The stepped-up pace of dealmaking is forcing Amazon to deal with integration issues and could lead to culture clashes. We’ve already seen a good deal of that with Whole Foods.
But given the scale of Amazon, which had roughly $25 billion in cash as of last quarter, and its history of running small teams separately, the benefits of these deals far outweigh the risks, said Aaron Kessler, an analyst at Raymond James.

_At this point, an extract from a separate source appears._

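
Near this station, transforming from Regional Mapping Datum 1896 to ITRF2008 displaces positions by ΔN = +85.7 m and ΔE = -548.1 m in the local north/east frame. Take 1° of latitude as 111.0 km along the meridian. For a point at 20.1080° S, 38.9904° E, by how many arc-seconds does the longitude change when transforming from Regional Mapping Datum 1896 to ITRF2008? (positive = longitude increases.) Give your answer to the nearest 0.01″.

Δλ = -18.93″

At latitude -20.1080°, cos φ = 0.939046.
1° of longitude at this latitude = 111.0 × cos φ = 104.23 km, so Δλ = -548.1 / 104234.1 = -0.0052584° = -18.930″.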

“While Amazon could have grown organically, we believe it was able to significantly speed up its time to market through M&A,” said Kessler, who recommends buying Amazon shares.
PillPack generated about $100 million in revenue last year. That’s not big enough to move the needle for Amazon, which reported almost $180 billion in sales.
Still, the PillPack deal could help Amazon expand its target market and reach older populations. PillPack’s chief marketing officer previously said its core customers are in their late 40s and early 50s, while more than half of Amazon’s users are between the ages of 19 and 44, according to a Goldman Sachs report last year.
The transaction should give Amazon “greater reach and insight into the 55+ year old consumer cohort,” Ed Yruma, an analyst at Keybanc Capital Markets, wrote in a note Thursday.